Cette image de locomotive doit de mon point de vue être nuancée pour deux raisons complémentaires. Tout d’abord, du fait de la part prise par les régions depuis le tournant des années 1990 dans le développement économique local. Les régions sont devenues des acteurs importants de sa dynamique et l’action des EPCI n’est pleinement efficace qu’autant qu’une synergie vertueuse se crée entre eux et elles. Ensuite, il faut garder à l’esprit que le bloc communal est loin de former un tout monolithique. La réalité des EPCI doit pour cette raison être envisagée au cas par cas, dès lors que leur capacité à faire face aux évènements a bien sûr été contrainte par leurs spécificités propres. Les réponses apportées à la crise ont immanquablement varié d’un établissement à l’autre, du fait d’un paysage intercommunal divers aux moyens financiers et humains disparates.

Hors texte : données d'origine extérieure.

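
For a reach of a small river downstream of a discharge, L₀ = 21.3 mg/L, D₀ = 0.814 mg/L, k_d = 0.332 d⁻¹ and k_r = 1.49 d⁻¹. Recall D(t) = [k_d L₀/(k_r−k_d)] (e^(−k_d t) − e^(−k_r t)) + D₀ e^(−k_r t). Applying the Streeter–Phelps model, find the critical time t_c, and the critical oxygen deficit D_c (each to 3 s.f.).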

Ce qui ne veut pas dire que cet échelon de proximité n’a pas su jouer son rôle au cœur de l’épidémie. Les intercommunalités ont, comme tout le monde territorial, cherché à être au plus près des populations avec beaucoup d’inventivité. C’est surtout cette dernière que je retiendrais de cette période : cette capacité des EPCI à faire preuve de résilience pour s’adapter aux évènements et répondre aux besoins de leurs administrés, simples particuliers ou opérateurs économiques, parfois avec peu de moyens humains et financiers.

Quelles ont été les actions marquantes prises par votre territoire pour faire face aux évènements ?

La Communauté de communes de Roumois Seine (CCRS) a la particularité d’avoir en charge plusieurs services à la population dans le champs de l’éducation et de la jeunesse ou en direction des personnes âgées – autant de services qui sont sources d’emplois directs et indirects et donc de retombées économiques importantes pour le territoire.

Garantir le niveau de service pour permettre la continuité de ces emplois et des activités d’intérêt général qui vont avec a été en soit un défi, comme pour de nombreux territoires. Par exemples, le maintien du service d’instruction du droit des sols ou de compétences comme les déchets ou l’assainissement a représenté et représente dans ce contexte un effort important.

Pour y parvenir, nous avons certes parfois fait le choix de nous appuyer sur les nouvelles technologies, de façon à allier santé des agents et continuité du service public. Le télétravail a pu être utile à la poursuites de certaines actions pour identifier les opérateurs économiques du territoire en grandes difficultés et les informer des mesures d’aides auxquels ils avaient droit. Roumois Seine a en effet cherché, à chaque fois que cela était possible, à être un relais de proximité des différents dispositifs d’accompagnement financier pour le monde des entreprises. Sans compter sa participation au financement des dispositifs de soutien mis en place par l’État ou par les régions. La visio-conférence a en parallèle également parfois été un atout en termes de management des équipes et de coordination des actions entre les différents acteurs publics et privés associés à la gestion de la crise.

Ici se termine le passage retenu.